The fix: use MV3's declarativeNetRequest (DNR) to strip the Origin header from requests to the configured endpoint with a dynamic rule. No Origin, no 403.

async function syncOriginRule(): Promise<void> {
  const stored = await chrome.storage.sync.get('config');
  const endpoint = stored.config?.endpoint ?? DEFAULT_CONFIG.endpoint;
  const host = new URL(endpoint).host; // e.g. 127.0.0.1:11434

  await chrome.declarativeNetRequest.updateDynamicRules({
    removeRuleIds: [1],
    addRules: [{
      id: 1,
      priority: 1,
      condition: { urlFilter: `||${host}/`, resourceTypes: ['xmlhttprequest'] },
      action: {
        type: 'modifyHeaders',
        requestHeaders: [{ header: 'origin', operation: 'remove' }],
      },
    }],
  });
}

Key points:

  • Scope the rule to the user's configured host only (urlFilter). It's not a dangerous "strip Origin everywhere" rule.
  • The endpoint is configurable, so watch chrome.storage.onChanged and re-apply the rule whenever config changes.
  • The only permissions needed are declarativeNetRequest plus localhost host_permissions.
// manifest.json (excerpt)
"permissions": ["storage", "activeTab", "declarativeNetRequest", "contextMenus"],
"host_permissions": ["http://127.0.0.1/*", "http://localhost/*"],

The result: the user's steps are "install Ollama, ollama serve, install the extension." Zero env vars.

MV3 architecture: do the fetch in the service worker

One more thing.
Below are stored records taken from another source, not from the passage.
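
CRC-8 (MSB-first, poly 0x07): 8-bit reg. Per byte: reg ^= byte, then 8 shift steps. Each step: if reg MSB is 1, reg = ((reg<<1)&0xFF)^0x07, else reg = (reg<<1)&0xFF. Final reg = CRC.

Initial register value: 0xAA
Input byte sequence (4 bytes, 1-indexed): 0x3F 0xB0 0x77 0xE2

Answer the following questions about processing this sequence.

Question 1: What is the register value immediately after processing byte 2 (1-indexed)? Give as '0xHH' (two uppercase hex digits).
Answer: 0xB9

Derivation:
After byte 1 (0x3F): reg=0xE2
After byte 2 (0xB0): reg=0xB9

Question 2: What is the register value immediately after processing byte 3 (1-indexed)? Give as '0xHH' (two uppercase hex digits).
After byte 1 (0x3F): reg=0xE2
After byte 2 (0xB0): reg=0xB9
After byte 3 (0x77): reg=0x64

Answer: 0x64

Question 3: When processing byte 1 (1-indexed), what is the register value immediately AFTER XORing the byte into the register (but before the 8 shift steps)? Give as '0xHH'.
Register before byte 1: 0xAA
Byte 1: 0x3F
0xAA XOR 0x3F = 0x95

Answer: 0x95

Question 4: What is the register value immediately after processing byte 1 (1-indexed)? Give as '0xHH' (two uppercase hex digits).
After byte 1 (0x3F): reg=0xE2

Answer: 0xE2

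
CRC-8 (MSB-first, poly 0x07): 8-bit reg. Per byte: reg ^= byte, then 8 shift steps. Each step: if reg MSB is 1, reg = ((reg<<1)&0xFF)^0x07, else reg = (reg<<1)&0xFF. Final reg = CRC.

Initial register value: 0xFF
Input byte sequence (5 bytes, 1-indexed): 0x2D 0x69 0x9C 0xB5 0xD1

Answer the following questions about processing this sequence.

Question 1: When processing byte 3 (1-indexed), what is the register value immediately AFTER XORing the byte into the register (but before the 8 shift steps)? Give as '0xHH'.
Answer: 0x14

Derivation:
Register before byte 3: 0x88
Byte 3: 0x9C
0x88 XOR 0x9C = 0x14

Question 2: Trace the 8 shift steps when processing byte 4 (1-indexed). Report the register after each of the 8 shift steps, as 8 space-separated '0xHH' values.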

The actual fetch (the request to 127.0.0.1) happens in the service worker, not the content script:

// content → background message; background runs the check and replies
chrome.runtime.onMessage.addListener((msg, _sender, sendResponse) => {
  if (msg?.type !== 'inline-scribe:check') return undefined;
  (async () => {
    const config = { ...DEFAULT_CONFIG, ...(await chrome.storage.sync.get('config')).config };
    try {
      const corrected = await new OllamaChecker(config).check(msg.text);
      sendResponse({ ok: true, corrected, model: config.model });
    } catch (err) {
      sendResponse({ ok: false, error: /* CheckerError message */ });
    }
  })();
  return true; // keep the channel open for the async response
});

Two reasons:

  • It isn't bound by the page's CSP. A fetch from a content script gets blocked when the page's Content-Security-Policy restricts connect-src. The service worker runs in the extension's context and is unaffected.
  • It plays well with the DNR Origin strip. The request now originates from the extension's service worker as an xmlhttprequest, so the rule above applies cleanly.
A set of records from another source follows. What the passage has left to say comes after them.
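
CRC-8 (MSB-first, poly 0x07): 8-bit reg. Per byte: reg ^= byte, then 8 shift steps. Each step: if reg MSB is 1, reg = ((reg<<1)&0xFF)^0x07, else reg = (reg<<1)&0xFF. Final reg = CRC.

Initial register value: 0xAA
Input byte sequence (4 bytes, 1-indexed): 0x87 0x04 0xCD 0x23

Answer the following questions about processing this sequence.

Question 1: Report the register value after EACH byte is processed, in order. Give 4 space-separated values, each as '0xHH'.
0xC3 0x5B 0xEB 0x76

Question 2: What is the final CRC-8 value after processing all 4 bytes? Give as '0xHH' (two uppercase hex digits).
Answer: 0x76

Derivation:
After byte 1 (0x87): reg=0xC3
After byte 2 (0x04): reg=0x5B
After byte 3 (0xCD): reg=0xEB
After byte 4 (0x23): reg=0x76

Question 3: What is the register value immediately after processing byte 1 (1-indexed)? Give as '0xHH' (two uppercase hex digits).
After byte 1 (0x87): reg=0xC3

Answer: 0xC3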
The UI (review panel, the ✎ selection icon, in-place replacement) is rendered in a shadow DOM from the content script so it doesn't collide with the page's CSS.

Wrapping up

inline-scribe is, at its core, "Grammarly's diff UX on top of a local LLM." The design decisions that made it work:

  • Don't let the LLM build the diff — use a deterministic algorithm. The UI never breaks on small models, it's model-agnostic, and it's easy to test.
  • Strip the Origin with DNR. No OLLAMA_ORIGINS, zero config.
  • Fetch in the service worker. Not bound by page CSP.

Swap the system prompt and the same diff UI becomes a translator or a tone-shifter. Source is MIT.

If you're putting a local LLM into a product, the leverage is in deciding what the model does — and what it doesn't.